The "model" comes later, when I try to align my theories of the physical world with what I know I am.

> I just know what sort of being I am.
No you dont, and you cant. You can think you do as much as you like but that doesn't make it true. You have direct access to nothing more than your perceptions just like the rest of us, and perceptions are not guaranteed to be an accurate representation of reality.

You do not KNOW what kind of being you are, you have a belief based on your perception and nothing more

human being

trump'd again autist friends

>You do not KNOW what kind of being you are
I really, really do. The physical world is something I got used to. It behaves in predictable ways, and I can navigate it. And it has a thing called "my body" that correlates to me in a variety of ways.
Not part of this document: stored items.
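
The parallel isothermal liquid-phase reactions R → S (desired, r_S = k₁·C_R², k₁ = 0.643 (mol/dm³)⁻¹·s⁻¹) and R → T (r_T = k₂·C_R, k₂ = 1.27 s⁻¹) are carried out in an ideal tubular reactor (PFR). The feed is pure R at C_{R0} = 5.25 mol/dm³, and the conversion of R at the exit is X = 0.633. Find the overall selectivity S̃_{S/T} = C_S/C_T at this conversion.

1.73

C_R = C_{R0}(1−X) = 1.927 mol/dm³.
Along a PFR/batch, dC_T/dC_R = −r_T/(r_S+r_T) = −k₂/(k₂+k₁·C_R).
Integrating from C_{R0} to C_R: C_T = (1.27/0.643)·ln[(1.27+0.643·5.25)/(1.27+0.643·1.93)] = 1.975·ln(4.646/2.509) = 1.217 mol/dm³.
Then C_S = (C_{R0}−C_R) − C_T = 3.323 − 1.217 = 2.106 mol/dm³.
S̃_{S/T} = C_S/C_T = 2.106/1.217 = 1.73.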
But I already knew what sort of being I am, before I investigated the physical world.

You dont understand. Im not saying I dont believe you, i'm saying your reasoning is faulty. You CANNOT know, you can only believe. Claiming you can "know" anything derived from your perception (and your experience of yourself IS part of your perception regardless of what you might say) is simply wrong. You can have as strong and certain a belief as you like, but its still just a belief

>You can have as strong and certain a belief as you like, but its still just a belief
No, that's backwards. My knowledge is restricted to things that I know simply because of my existence as a certain type of being. This includes mathematical truths that I can deduce in my head, the knowledge that I am a mind that makes choices, the knowledge that I have subjective experience, etc.

Anything about the physical world is just a "belief", not strictly knowledge. Or rather, the "physical world" itself is a hypothesis I came up with to explain my perceptions.

You dont know anything at all except that you exist. Everything else is a belief. Thats what cogito ergo sum actually means

>Thats what cogito ergo sum actually means
There's no point telling me what some guy said. I live it. There is a set of things I know just because of who I am. It goes further than "I exist".

Yeah, and your wrong. I am not denying your experience, im denying the necessary truth of your interpretation of that experience, and the fact that you seem to deny there is any interpretation at all.

>There is a set of things I know just because of who I am. It goes further than "I exist".

You have a very strong belief that you have confused for knowledge. Anything beyond "I exist" is belief

>Anything beyond "I exist" is belief
That's not only false, it's not even conceivable.

For example, if I know "I exist", then I also know "the statement "I exist" is true". I am a logical being, which means that if I know one thing, I know infinitely many things straight away.